Myristoylated alanine-rich C kinase substrate phosphorylation promotes cholangiocarcinoma cell migration and metastasis via the protein kinase C-dependent pathway.

摘要

Myristoylated alanine-rich C kinase substrate (MARCKS), a substrate of protein kinase C (PKC) has been suggested to be implicated in cell adhesion, secretion, and motility through the regulation of the actin cytoskeletal structure. The quantitative real-time-polymerase chain reaction analysis revealed that MARCKS is significantly overexpressed in Opisthorchis viverrini-associated cholangiocarcinoma (CCA) (P = 0.001) in a hamster model, which correlated with the results of mRNA in situ hybridization. An immunohistochemical analysis of 60 CCA patients revealed a significant increase of MARCKS expression. Moreover, the log-rank analysis indicated that CCA patients with a high MARCKS expression have significantly shorter survival times than those with a low MARCKS expression (P = 0.02). This study investigated whether MARCKS overexpression is associated with CCA metastasis.
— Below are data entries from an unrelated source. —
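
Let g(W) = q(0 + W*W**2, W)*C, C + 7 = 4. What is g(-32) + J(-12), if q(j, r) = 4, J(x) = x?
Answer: -24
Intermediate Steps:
C = -3 (C = -7 + 4 = -3)
g(W) = -12 (g(W) = 4*(-3) = -12)
g(-32) + J(-12) = -12 - 12 = -24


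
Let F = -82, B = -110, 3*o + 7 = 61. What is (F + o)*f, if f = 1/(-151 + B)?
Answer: 64/261 ≈ 0.24521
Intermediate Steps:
o = 18 (o = -7/3 + (⅓)*61 = -7/3 + 61/3 = 18)
f = -1/261 (f = 1/(-151 - 110) = 1/(-261) = -1/261 ≈ -0.0038314)
(F + o)*f = (-82 + 18)*(-1/261) = -64*(-1/261) = 64/261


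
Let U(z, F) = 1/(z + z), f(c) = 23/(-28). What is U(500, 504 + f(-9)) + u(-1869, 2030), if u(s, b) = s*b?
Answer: -3794069999/1000 ≈ -3.7941e+6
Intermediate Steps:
f(c) = -23/28 (f(c) = 23*(-1/28) = -23/28)
u(s, b) = b*s
U(z, F) = 1/(2*z)
U(500, 504 + f(-9)) + u(-1869, 2030) = (½)/500 + 2030*(-1869) = (½)*(1/500) - 3794070 = 1/1000 - 3794070 = -3794069999/1000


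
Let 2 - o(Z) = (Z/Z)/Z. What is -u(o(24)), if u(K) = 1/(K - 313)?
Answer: 24/7465 ≈ 0.0032150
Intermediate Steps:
o(Z) = 2 - 1/Z (o(Z) = 2 - Z/Z/Z = 2 - 1/Z)
u(K) = 1/(-313 + K)
-u(o(24)) = -1/(-313 + (2 - 1/24)) = -1/(-313 + 47/24) = -1/(-7465/24) = -1*(-24/7465) = 24/7465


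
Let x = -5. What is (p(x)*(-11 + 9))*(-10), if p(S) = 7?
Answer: 140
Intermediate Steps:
(p(x)*(-11 + 9))*(-10) = (7*(-11 + 9))*(-10) = (7*(-2))*(-10) = -14*(-10) = 140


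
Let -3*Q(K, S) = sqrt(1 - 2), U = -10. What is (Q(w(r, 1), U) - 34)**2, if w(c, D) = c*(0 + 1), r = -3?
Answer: (102 + I)**2/9 ≈ 1155.9 + 22.667*I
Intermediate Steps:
w(c, D) = c (w(c, D) = c*1 = c)
Q(K, S) = -I/3 (Q(K, S) = -sqrt(1 - 2)/3 = -I/3)
(Q(w(r, 1), U) - 34)**2 = (-I/3 - 34)**2 = (-34 - I/3)**2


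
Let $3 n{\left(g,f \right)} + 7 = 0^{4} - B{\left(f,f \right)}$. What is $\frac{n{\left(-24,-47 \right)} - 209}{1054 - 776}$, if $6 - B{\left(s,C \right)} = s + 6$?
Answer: $- \frac{227}{278} \approx -0.81655$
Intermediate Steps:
$B{\left(s,C \right)} = - s$ ($B{\left(s,C \right)} = 6 - \left(s + 6\right) = 6 - \left(6 + s\right) = - s$)
$n{\left(g,f \right)} = - \frac{7}{3} + \frac{f}{3}$ ($n{\left(g,f \right)} = - \frac{7}{3} + \frac{0^{4} - - f}{3} = - \frac{7}{3} + \frac{0 + f}{3} = - \frac{7}{3} + \frac{f}{3}$)
$\frac{n{\left(-24,-47 \right)} - 209}{1054 - 776} = \frac{\left(- \frac{7}{3} + \frac{1}{3} \left(-47\right)\right) - 209}{1054 - 776} = \frac{\left(- \frac{7}{3} - \frac{47}{3}\right) - 209}{278} = \left(-18 - 209\right) \frac{1}{278} = \left(-227\right) \frac{1}{278} = - \frac{227}{278}$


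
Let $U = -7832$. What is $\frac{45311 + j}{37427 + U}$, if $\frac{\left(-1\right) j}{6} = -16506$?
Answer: $\frac{144347}{29595} \approx 4.8774$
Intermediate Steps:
$j = 99036$ ($j = \left(-6\right) \left(-16506\right) = 99036$)
$\frac{45311 + j}{37427 + U} = \frac{45311 + 99036}{37427 - 7832} = \frac{144347}{29595}$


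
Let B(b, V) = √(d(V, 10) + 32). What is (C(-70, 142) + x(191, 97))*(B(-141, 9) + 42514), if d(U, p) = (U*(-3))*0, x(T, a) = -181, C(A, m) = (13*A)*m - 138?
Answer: -5507221046 - 518156*√2 ≈ -5.5080e+9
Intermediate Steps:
C(A, m) = -138 + 13*A*m (C(A, m) = 13*A*m - 138 = -138 + 13*A*m)
d(U, p) = 0 (d(U, p) = -3*U*0 = 0)
B(b, V) = 4*√2 (B(b, V) = √(0 + 32) = √32 = 4*√2)
(C(-70, 142) + x(191, 97))*(B(-141, 9) + 42514) = ((-138 + 13*(-70)*142) - 181)*(4*√2 + 42514) = ((-138 - 129220) - 181)*(42514 + 4*√2) = (-129358 - 181)*(42514 + 4*√2) = -129539*(42514 + 4*√2) = -5507221046 - 518156*√2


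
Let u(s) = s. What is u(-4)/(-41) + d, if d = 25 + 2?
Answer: 1111/41 ≈ 27.098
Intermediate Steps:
d = 27
u(-4)/(-41) + d = -4/(-41) + 27 = -1/41*(-4) + 27 = 4/41 + 27 = 1111/41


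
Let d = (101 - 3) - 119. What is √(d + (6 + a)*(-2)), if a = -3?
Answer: 3*I*√3 ≈ 5.1962*I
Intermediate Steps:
d = -21 (d = 98 - 119 = -21)
√(d + (6 + a)*(-2)) = √(-21 + (6 - 3)*(-2)) = √(-21 + 3*(-2)) = √(-21 - 6) = √(-27) = 3*I*√3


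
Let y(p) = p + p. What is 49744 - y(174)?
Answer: 49396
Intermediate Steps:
y(p) = 2*p
49744 - y(174) = 49744 - 2*174 = 49744 - 1*348 = 49744 - 348 = 49396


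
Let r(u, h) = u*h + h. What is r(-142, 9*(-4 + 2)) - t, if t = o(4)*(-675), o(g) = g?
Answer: 5238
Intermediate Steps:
r(u, h) = h + h*u (r(u, h) = h*u + h = h + h*u)
t = -2700 (t = 4*(-675) = -2700)
r(-142, 9*(-4 + 2)) - t = (9*(-4 + 2))*(1 - 142) - 1*(-2700) = (9*(-2))*(-141) + 2700 = -18*(-141) + 2700 = 2538 + 2700 = 5238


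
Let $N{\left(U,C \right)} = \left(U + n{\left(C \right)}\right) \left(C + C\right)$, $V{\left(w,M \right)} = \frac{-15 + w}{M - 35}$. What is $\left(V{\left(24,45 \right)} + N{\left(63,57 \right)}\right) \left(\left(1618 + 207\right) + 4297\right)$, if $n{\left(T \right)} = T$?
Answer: $\frac{418772349}{5} \approx 8.3754 \cdot 10^{7}$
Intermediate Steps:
$V{\left(w,M \right)} = \frac{-15 + w}{-35 + M}$
$N{\left(U,C \right)} = 2 C \left(C + U\right)$ ($N{\left(U,C \right)} = \left(U + C\right) \left(C + C\right) = \left(C + U\right) 2 C = 2 C \left(C + U\right)$)
$\left(V{\left(24,45 \right)} + N{\left(63,57 \right)}\right) \left(\left(1618 + 207\right) + 4297\right) = \left(\frac{-15 + 24}{-35 + 45} + 2 \cdot 57 \left(57 + 63\right)\right) \left(\left(1618 + 207\right) + 4297\right) = \left(\frac{1}{10} \cdot 9 + 2 \cdot 57 \cdot 120\right) \left(1825 + 4297\right) = \left(\frac{1}{10} \cdot 9 + 13680\right) 6122 = \left(\frac{9}{10} + 13680\right) 6122 = \frac{136809}{10} \cdot 6122 = \frac{418772349}{5}$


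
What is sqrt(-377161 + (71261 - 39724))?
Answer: 2*I*sqrt(86406) ≈ 587.9*I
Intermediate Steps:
sqrt(-377161 + (71261 - 39724)) = sqrt(-377161 + 31537) = sqrt(-345624) = 2*I*sqrt(86406)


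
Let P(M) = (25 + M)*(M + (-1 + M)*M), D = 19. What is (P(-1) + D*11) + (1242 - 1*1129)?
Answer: 346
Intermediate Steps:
P(M) = (25 + M)*(M + M*(-1 + M))
(P(-1) + D*11) + (1242 - 1*1129) = ((-1)²*(25 - 1) + 19*11) + (1242 - 1*1129) = (1*24 + 209) + (1242 - 1129) = (24 + 209) + 113 = 233 + 113 = 346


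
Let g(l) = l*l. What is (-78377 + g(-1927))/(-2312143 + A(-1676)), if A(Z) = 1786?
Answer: -3634952/2310357 ≈ -1.5733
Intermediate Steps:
g(l) = l**2
(-78377 + g(-1927))/(-2312143 + A(-1676)) = (-78377 + (-1927)**2)/(-2312143 + 1786) = (-78377 + 3713329)/(-2310357) = 3634952*(-1/2310357) = -3634952/2310357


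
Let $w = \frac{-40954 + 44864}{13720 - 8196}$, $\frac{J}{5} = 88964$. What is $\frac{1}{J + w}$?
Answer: $\frac{2762}{1228594795} \approx 2.2481 \cdot 10^{-6}$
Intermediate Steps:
$J = 444820$ ($J = 5 \cdot 88964 = 444820$)
$w = \frac{1955}{2762}$ ($w = \frac{3910}{5524} = 3910 \cdot \frac{1}{5524} = \frac{1955}{2762} \approx 0.70782$)
$\frac{1}{J + w} = \frac{1}{444820 + \frac{1955}{2762}} = \frac{1}{\frac{1228594795}{2762}} = \frac{2762}{1228594795}$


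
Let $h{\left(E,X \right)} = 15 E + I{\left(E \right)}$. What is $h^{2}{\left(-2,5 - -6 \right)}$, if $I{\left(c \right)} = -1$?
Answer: $961$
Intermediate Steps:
$h{\left(E,X \right)} = -1 + 15 E$ ($h{\left(E,X \right)} = 15 E - 1 = -1 + 15 E$)
$h^{2}{\left(-2,5 - -6 \right)} = \left(-1 + 15 \left(-2\right)\right)^{2} = \left(-1 - 30\right)^{2} = \left(-31\right)^{2} = 961$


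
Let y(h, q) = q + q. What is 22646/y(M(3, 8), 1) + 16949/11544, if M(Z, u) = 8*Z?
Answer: 130729661/11544 ≈ 11324.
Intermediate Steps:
y(h, q) = 2*q
22646/y(M(3, 8), 1) + 16949/11544 = 22646/((2*1)) + 16949/11544 = 22646/2 + 16949*(1/11544) = 22646*(½) + 16949/11544 = 11323 + 16949/11544 = 130729661/11544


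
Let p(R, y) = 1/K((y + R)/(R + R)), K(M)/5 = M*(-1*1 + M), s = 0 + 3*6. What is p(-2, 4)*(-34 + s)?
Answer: -64/15 ≈ -4.2667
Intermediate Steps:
s = 18 (s = 0 + 18 = 18)
K(M) = 5*M*(-1 + M) (K(M) = 5*(M*(-1*1 + M)) = 5*(M*(-1 + M)) = 5*M*(-1 + M))
p(R, y) = 2*R/(5*(-1 + (R + y)/(2*R))*(R + y)) (p(R, y) = 1/(5*((y + R)/(R + R))*(-1 + (y + R)/(R + R))) = 1/(5*((R + y)/((2*R)))*(-1 + (R + y)/((2*R)))) = 1/(5*((R + y)*(1/(2*R)))*(-1 + (R + y)*(1/(2*R)))) = 1/(5*((R + y)/(2*R))*(-1 + (R + y)/(2*R))) = 1/(5*(-1 + (R + y)/(2*R))*(R + y)/(2*R)) = 1*(2*R/(5*(-1 + (R + y)/(2*R))*(R + y))) = 2*R/(5*(-1 + (R + y)/(2*R))*(R + y)))
p(-2, 4)*(-34 + s) = (-⅘*(-2)²/((-2 + 4)*(-2 - 1*4)))*(-34 + 18) = -⅘*4/(2*(-2 - 4))*(-16) = -⅘*4*½/(-6)*(-16) = -⅘*4*½*(-⅙)*(-16) = (4/15)*(-16) = -64/15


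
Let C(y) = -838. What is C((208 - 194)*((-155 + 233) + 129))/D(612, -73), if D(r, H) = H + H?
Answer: 419/73 ≈ 5.7397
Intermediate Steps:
D(r, H) = 2*H
C((208 - 194)*((-155 + 233) + 129))/D(612, -73) = -838/(2*(-73)) = -838/(-146) = -838*(-1/146) = 419/73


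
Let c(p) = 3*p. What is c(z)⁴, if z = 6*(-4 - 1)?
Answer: 65610000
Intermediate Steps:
z = -30 (z = 6*(-5) = -30)
c(z)⁴ = (3*(-30))⁴ = (-90)⁴ = 65610000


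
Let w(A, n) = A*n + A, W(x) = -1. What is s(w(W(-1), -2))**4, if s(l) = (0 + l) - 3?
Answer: 16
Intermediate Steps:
w(A, n) = A + A*n
s(l) = -3 + l (s(l) = l - 3 = -3 + l)
s(w(W(-1), -2))**4 = (-3 - (1 - 2))**4 = (-3 - 1*(-1))**4 = (-3 + 1)**4 = (-2)**4 = 16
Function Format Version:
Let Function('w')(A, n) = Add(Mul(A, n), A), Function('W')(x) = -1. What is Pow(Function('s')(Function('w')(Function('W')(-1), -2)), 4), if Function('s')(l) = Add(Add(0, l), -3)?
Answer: 16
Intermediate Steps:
Function('w')(A, n) = Add(A, Mul(A, n))
Function('s')(l) = Add(-3, l) (Function('s')(l) = Add(l, -3) = Add(-3, l))
Pow(Function('s')(Function('w')(Function('W')(-1), -2)), 4) = Pow(Add(-3, Mul(-1, Add(1, -2))), 4) = Pow(Add(-3, Mul(-1, -1)), 4) = Pow(Add(-3, 1), 4) = Pow(-2, 4) = 16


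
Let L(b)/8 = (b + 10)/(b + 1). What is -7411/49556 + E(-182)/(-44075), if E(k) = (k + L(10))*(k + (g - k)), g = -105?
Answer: -2635532807/4805197540 ≈ -0.54848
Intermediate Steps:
L(b) = 8*(10 + b)/(1 + b) (L(b) = 8*((b + 10)/(b + 1)) = 8*((10 + b)/(1 + b)) = 8*(10 + b)/(1 + b))
E(k) = -16800/11 - 105*k (E(k) = (k + 8*(10 + 10)/(1 + 10))*(k + (-105 - k)) = (k + 8*20/11)*(-105) = (k + 8*(1/11)*20)*(-105) = (k + 160/11)*(-105) = (160/11 + k)*(-105) = -16800/11 - 105*k)
-7411/49556 + E(-182)/(-44075) = -7411/49556 + (-16800/11 - 105*(-182))/(-44075) = -7411*1/49556 + (-16800/11 + 19110)*(-1/44075) = -7411/49556 + (193410/11)*(-1/44075) = -7411/49556 - 38682/96965 = -2635532807/4805197540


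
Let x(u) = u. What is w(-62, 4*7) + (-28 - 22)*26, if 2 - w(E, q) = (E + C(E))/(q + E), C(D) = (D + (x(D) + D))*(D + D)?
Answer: -10565/17 ≈ -621.47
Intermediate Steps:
C(D) = 6*D² (C(D) = (D + (D + D))*(D + D) = (D + 2*D)*(2*D) = (3*D)*(2*D) = 6*D²)
w(E, q) = 2 - (E + 6*E²)/(E + q) (w(E, q) = 2 - (E + 6*E²)/(q + E) = 2 - (E + 6*E²)/(E + q))
w(-62, 4*7) + (-28 - 22)*26 = (-62 - 6*(-62)² + 2*(4*7))/(-62 + 4*7) + (-28 - 22)*26 = (-62 - 6*3844 + 2*28)/(-62 + 28) - 50*26 = (-62 - 23064 + 56)/(-34) - 1300 = -1/34*(-23070) - 1300 = 11535/17 - 1300 = -10565/17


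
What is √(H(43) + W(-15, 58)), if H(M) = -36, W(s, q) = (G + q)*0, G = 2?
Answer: 6*I ≈ 6.0*I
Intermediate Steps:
W(s, q) = 0 (W(s, q) = (2 + q)*0 = 0)
√(H(43) + W(-15, 58)) = √(-36 + 0) = √(-36) = 6*I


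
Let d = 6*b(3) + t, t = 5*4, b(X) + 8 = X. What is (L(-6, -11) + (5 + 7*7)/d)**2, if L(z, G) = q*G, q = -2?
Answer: 6889/25 ≈ 275.56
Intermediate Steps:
b(X) = -8 + X
t = 20
L(z, G) = -2*G
d = -10 (d = 6*(-8 + 3) + 20 = 6*(-5) + 20 = -30 + 20 = -10)
(L(-6, -11) + (5 + 7*7)/d)**2 = (-2*(-11) + (5 + 7*7)/(-10))**2 = (22 + (5 + 49)*(-1/10))**2 = (22 + 54*(-1/10))**2 = (22 - 27/5)**2 = (83/5)**2 = 6889/25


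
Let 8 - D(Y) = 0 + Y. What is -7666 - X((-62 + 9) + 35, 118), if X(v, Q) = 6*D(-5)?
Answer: -7744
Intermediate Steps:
D(Y) = 8 - Y (D(Y) = 8 - (0 + Y) = 8 - Y)
X(v, Q) = 78 (X(v, Q) = 6*(8 - 1*(-5)) = 6*(8 + 5) = 6*13 = 78)
-7666 - X((-62 + 9) + 35, 118) = -7666 - 1*78 = -7666 - 78 = -7744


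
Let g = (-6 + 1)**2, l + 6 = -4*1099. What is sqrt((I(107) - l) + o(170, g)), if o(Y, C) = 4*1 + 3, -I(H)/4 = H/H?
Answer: sqrt(4405) ≈ 66.370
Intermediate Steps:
l = -4402 (l = -6 - 4*1099 = -6 - 4396 = -4402)
I(H) = -4 (I(H) = -4*H/H = -4*1 = -4)
g = 25 (g = (-5)**2 = 25)
o(Y, C) = 7 (o(Y, C) = 4 + 3 = 7)
sqrt((I(107) - l) + o(170, g)) = sqrt((-4 - 1*(-4402)) + 7) = sqrt((-4 + 4402) + 7) = sqrt(4398 + 7) = sqrt(4405)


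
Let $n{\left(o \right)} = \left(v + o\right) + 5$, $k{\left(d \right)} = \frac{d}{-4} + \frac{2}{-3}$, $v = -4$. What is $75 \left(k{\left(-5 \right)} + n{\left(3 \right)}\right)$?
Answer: $\frac{1375}{4} \approx 343.75$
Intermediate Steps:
$k{\left(d \right)} = - \frac{2}{3} - \frac{d}{4}$ ($k{\left(d \right)} = d \left(- \frac{1}{4}\right) + 2 \left(- \frac{1}{3}\right) = - \frac{d}{4} - \frac{2}{3} = - \frac{2}{3} - \frac{d}{4}$)
$n{\left(o \right)} = 1 + o$ ($n{\left(o \right)} = \left(-4 + o\right) + 5 = 1 + o$)
$75 \left(k{\left(-5 \right)} + n{\left(3 \right)}\right) = 75 \left(\left(- \frac{2}{3} - - \frac{5}{4}\right) + \left(1 + 3\right)\right) = 75 \left(\left(- \frac{2}{3} + \frac{5}{4}\right) + 4\right) = 75 \left(\frac{7}{12} + 4\right) = 75 \cdot \frac{55}{12} = \frac{1375}{4}$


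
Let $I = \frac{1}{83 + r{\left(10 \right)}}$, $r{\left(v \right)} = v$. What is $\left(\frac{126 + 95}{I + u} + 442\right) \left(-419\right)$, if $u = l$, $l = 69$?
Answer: $- \frac{1197212471}{6418} \approx -1.8654 \cdot 10^{5}$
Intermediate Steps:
$u = 69$
$I = \frac{1}{93}$ ($I = \frac{1}{83 + 10} = \frac{1}{93} \approx 0.010753$)
$\left(\frac{126 + 95}{I + u} + 442\right) \left(-419\right) = \left(\frac{126 + 95}{\frac{1}{93} + 69} + 442\right) \left(-419\right) = \left(\frac{221}{\frac{6418}{93}} + 442\right) \left(-419\right) = \left(221 \cdot \frac{93}{6418} + 442\right) \left(-419\right) = \left(\frac{20553}{6418} + 442\right) \left(-419\right) = \frac{2857309}{6418} \left(-419\right) = - \frac{1197212471}{6418}$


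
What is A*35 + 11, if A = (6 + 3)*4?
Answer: 1271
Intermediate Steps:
A = 36 (A = 9*4 = 36)
A*35 + 11 = 36*35 + 11 = 1260 + 11 = 1271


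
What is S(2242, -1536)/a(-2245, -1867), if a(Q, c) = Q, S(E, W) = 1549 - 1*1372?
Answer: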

Using a confocal microscopic analysis of CCA cell lines that had been stimulated with the PKC activator, 12-0-tetradecanoyl phorbol-13-acetate (TPA), MARCKS was found to be translocated from the plasma membrane to the perinuclear area. In addition, phosphorylated MARCKS (pMARCKS) became highly concentrated in the perinuclear area. Moreover, an adhesion assay demonstrated that the exogenous overexpression of MARCKS remarkably promoted cell attachment. Interestingly, after TPA stimulation, the CCA cell line-depleted MARCKS showed a decrease in migration and invasion activity. It can be concluded that in non-stimulation, MARCKS promotes cell attachment to the extracellular matrix. After TPA stimulation, PKC phosphorylates MARCKS leading to cell migration or invasion. Taken together, the results of this study reveal a prominent role for MARCKS as one of the key players in the migration of CCA cells and suggest that cycling between MARCKS and pMARCKS can regulate the metastasis of biliary cancer cells.